Today is Valentine’s Day, the day when we celebrate romantic love. Such love ushers many people into the most satisfying and most frustrating relationship of their lives. Isn’t it odd how the same relationship can be both.
Romantic love, I’ve often said, is how God tricks us into getting married. Romantic love is temporary. It can’t last, and it was not meant to last. It often blinds us to the most serious faults and flaws of the other person. It puts us into a position where we have to choose if we will actually love the other person. What often happens is that people, no longer experiencing romantic love (we’ve fallen out of love, they say) and faced with the reality that they have to choose whether or not to love this other flawed person decide to jump ship to find romantic love under the illusion that next time it will last. Love is hard, for many reasons, but this, not romantic love, is the essence of marriage as Tim Keller writes in the third chapter of The Meaning of Marriage.
In the sixth chapter, Embracing the Other, Kathy Keller writes about the differences between the sexes. This is one of the things that makes marriage so satisfying and so frustrating. I’m guessing they decided to have Kathy write the chapter so it would sound softer as she communicates the reality of complementarianism in the Scriptures. She distinguishes that from traditionalism. She teaches the biblical truth, but reminds us that how past generations fleshed it out is not how we have to flesh it out. She makes some good points.
But I want to focus on the reality of the differences between the sexes, the part that makes the relationship so frustrating. There are some days that CavWife and I are in synch- we’re thinking the same thoughts together as if we had some Vulcan mind meld or something. Other days it is like we are talking two different languages.
Here is the passage I want to point out:
Inside a real marriage there will be conflicts rooted in gender differences that are seismic. It is not simply that the other gender is different; it’s that his or her differences make no sense. And once we come up against this wall of incomprehensibility, the sin in our heart tends to respond by assigning moral significance to what is simply a deep temperamental difference.
There are times when you argue but you aren’t exactly sure what you are arguing about. Your spouse will remain a mystery to you, and there are crucial moments when it will drive you crazy. CavWife is often saying she’s trying to understand how I think. She never will. I don’t understand how I think sometimes. And I don’t understand how she thinks somehow.
CavWife has what she calls the principle of even wear. This is the reason for the periodic moving of the furniture, the turning of the cushions and the mattress. This often involves work for me. And I feel discombobulated in my home for a few days until I understand the new lay of the land. This happened every few months in Florida. In our new home, the living room only works in one layout so only the cushions get flipped.

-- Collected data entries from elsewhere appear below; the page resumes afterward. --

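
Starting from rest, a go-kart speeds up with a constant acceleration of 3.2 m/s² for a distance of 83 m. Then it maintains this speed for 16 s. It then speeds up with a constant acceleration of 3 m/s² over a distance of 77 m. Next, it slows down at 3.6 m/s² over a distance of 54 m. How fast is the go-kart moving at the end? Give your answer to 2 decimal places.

Phase 1 (accelerating): v₀ = 0 m/s, a = 3.2 m/s².
v² = v₀² + 2aΔx = 0² + 2·3.2·83 = 531 → v = 23.0 m/s
t = (v − v₀)/a = (23.0 − 0)/3.2 = 7.20 s

Phase 2 (constant speed): v₀ = 23.0 m/s, a = 0 m/s².
v = v₀ + at = 23.0 + (0)(16) = 23.0 m/s
Δx = v₀t + ½at² = 23.0·16 + 0.5·0·16² = 369 m

Phase 3 (accelerating): v₀ = 23.0 m/s, a = 3 m/s².
v² = v₀² + 2aΔx = 23.0² + 2·3·77 = 993 → v = 31.5 m/s
t = (v − v₀)/a = (31.5 − 23.0)/3 = 2.82 s

Phase 4 (decelerating): v₀ = 31.5 m/s, a = -3.6 m/s².
v² = v₀² + 2aΔx = 31.5² + 2·-3.6·54 = 604 → v = 24.6 m/s
t = (v − v₀)/a = (24.6 − 31.5)/-3.6 = 1.93 s
Final speed = 24.6 m/s

24.58 m/s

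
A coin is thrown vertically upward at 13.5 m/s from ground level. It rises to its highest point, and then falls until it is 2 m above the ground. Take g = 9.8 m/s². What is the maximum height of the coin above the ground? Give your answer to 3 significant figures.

9.30 m

Phase 1 (rising): v₀ = 13.5 m/s, a = -9.8 m/s².
v = v₀ + at → t = (0 − 13.5) / -9.8 = 1.38 s
v² = v₀² + 2aΔx → Δx = (0² − 13.5²)/(2·-9.8) = 9.30 m
Maximum height = 9.30 m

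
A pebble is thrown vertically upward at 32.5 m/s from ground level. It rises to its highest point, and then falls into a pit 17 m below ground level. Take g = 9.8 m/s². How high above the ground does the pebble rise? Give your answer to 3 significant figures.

Phase 1 (rising): v₀ = 32.5 m/s, a = -9.8 m/s².
v = v₀ + at → t = (0 − 32.5) / -9.8 = 3.32 s
v² = v₀² + 2aΔx → Δx = (0² − 32.5²)/(2·-9.8) = 53.9 m
Maximum height = 53.9 m

53.9 m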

But the principle of even wear does not apply to towels. Why? I don’t know. I don’t get it. So when she washes the towels, they are not replaced with the next set towels. So inevitably I’m left standing there with wet hands. Like a kid, I wipe them on my pants. We’ve tried to discuss this. We get nowhere, we hit the wall of incomprehensibility.
We are in the process of preparing for the adoption of 2 children. CavWife wants to wait to paint the room until we choose quilts. Huh? Most of you women get this. Guys, we don’t care if the quilt matches the walls. We just want to get the painting done so we can watch the game. The wall of incomprehensibility.
This is a silly example. It is not significant, though it can cause frustration on my part. The problem is that sometimes that wall is in an important place. This can create huge problems in a marriage. But the problem gets bigger if, as Kathy notes, we begin to attribute sinful motives to the other person. We’ve moved from differences of perspective into sinful attitudes. As Paul Tripp would say, this is when the internal lawyers get involved to defend us and prosecute our spouse. If we don’t back off and recognize the root of the disagreement, we may contact the flesh and blood lawyers.
If you don’t recognize that your spouse has a different perspective on things, and that it might be rooted in gender differences you will cause untold damage in your marriage. You will make all sorts of accusations that hurt the other needlessly.
What are some of the gender differences that are often misunderstood, and often corrupted. Kathy mentions the male propensity for independence. Men typically need more time apart from their spouse. They move into the world, but they come back. The woman can see this as rejection. The man, in his sin, can turn this into individualism in which the man never returns home emotionally. He remains disconnected, as if he has no need of his wife or afraid of being consumed by her seeming neediness.
Women are more interdependent, more relational in their approach to life. They nurture others and need others. This can look, to some men’s perspective as helplessness, or simply dependence.
The hope we have, in the midst of the wall of incomprehensibility, is the gospel. We discover that we are loved and accepted despite our flaws, real or imagined. We discover that as objects of his love and affection, we can offer love and affection to other unlovely, at the moment anyway, people like our spouses. The power to love them does not come from us. It ultimately comes from him who loved us and gave his life as an atoning sacrifice. The wall of hostility between the spouses can be breached just as much as the one between Jew and Gentile was. Jesus does not make us like one another. He makes us like Himself, particularly in the capacity to love people we don’t understand.